The Muppet Show was banned from TV in Saudi Arabia because one of its stars was a pig.
The first music video ever played on MTV Europe was by Dire Straits, "Money For Nothing."
The childhood word game Hangman was the inspiration for TV's Wheel of Fortune.
Lenny Kravitz's mother played the part of Helen on the TV sitcom "The Jeffersons."
The first letter Vanna White ever turned on the game show Wheel of Fortune was the letter "T."
ABOUT BAND NAMES:
"Music is your own experience, your thoughts, your wisdom. If you don't live it, it won't come out of your horn." ~~ Charlie Parker
ABBA - An acronym for the first names of the band members: Agnetha Fältskog, Bjorn Ulvaeus, Benny Anderson and Anni-Frid (Frida) Lyngstad.
BUFFALO SPRINGFIELD - The band took their name from a brand of heavy asphalt roller they saw while stuck in Los Angeles traffic.
THE FOUNDATIONS - The band members came up with this name based on their surroundings, a rehearsal space in the basement of a coffee shop in Bayswater, England.

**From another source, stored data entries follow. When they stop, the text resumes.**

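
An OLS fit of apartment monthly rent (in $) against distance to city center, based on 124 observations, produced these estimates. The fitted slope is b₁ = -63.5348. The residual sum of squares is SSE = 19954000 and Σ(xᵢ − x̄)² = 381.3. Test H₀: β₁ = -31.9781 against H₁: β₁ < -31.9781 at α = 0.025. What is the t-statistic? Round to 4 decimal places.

MSE = SSE/(n − 2) = 19954000/122 = 163557.
SE(b₁) = √(MSE/Sₓₓ) = √(163557/381.3) = 20.711.
t = (-63.5348 − (-31.9781)) / 20.711 = -1.5237.
df = n − 2 = 122.
One-sided p ≈ 0.0651, which is ≥ 0.025, so fail to reject H₀.
The data do not give significant evidence that the true slope on distance to city center is below -31.9781 $ per unit.

t = -1.5237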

JETHRO TULL - When Ian Anderson, Glenn Cornick, Mick Abrahams and Clive Bunker formed their new band in 1967, they tried out a variety of names, including Navy Blue and Bag of Blues. Their manager suggested Jethro Tull, the name of a British barrister and farmer who, in the mid-1700s, invented a device called the seed drill, which could sew three rows of seeds simultaneously. The memorable name stuck with audiences.
THE O'JAYS - Named after the Cleveland disc jockey Eddie O'Jay, who helped the band out in their early days. They were originally called the Mascots.
THE PIPS - It was at a family birthday party that Gladys Knight, her brother Merald, their sister Brenda, and two cousins - William and Elenor Guest - first sang together as a quintet. Another cousin present, James 'Pip' Woods, suggested they sing together professionally. Taking his advice, they hired him as their manager and called themselves The Pips in his honor.
ABOUT COMPANY NAMES:
Google - The name started as a joke boasting about the amount of information the search-engine would be able to search. It was originally named ‘Googol’, a word for the number represented by 1 followed by 100 zeros. After the founders - Stanford graduate students Sergey Brin and Larry Page presented their project to an angel investor - they received a check made out to ‘Google.’
Intel - Bob Noyce and Gordon Moore wanted to name their new company ‘Moore Noyce’ but that was already trademarked by a hotel chain so they had to settle for an acronym of INTegrated ELectronics.
Motorola - Founder Paul Galvin came up with this name when his company started manufacturing radios for cars. The popular radio company at the time was called Victrola.
Sony - It originated from the Latin word ’sonus’ meaning sound, and ’sonny’ a slang used by Americans to refer to a bright youngster.
Yahoo! - The word was invented by Jonathan Swift and used in his book ‘Gulliver’s Travels’. It represents a person who is repulsive in appearance and action and is barely human. Yahoo! Founders Jerry Yang and David Filo selected the name because they considered themselves yahoos.
Apple Computers - It was the favorite fruit of founder Steve Jobs. He was three months late in filing a name for the business, and he threatened to call his company Apple Computers if the other colleagues didn’t suggest a better name by 5 O’clock.
There you have it! It's time to get back to work now! Scat!!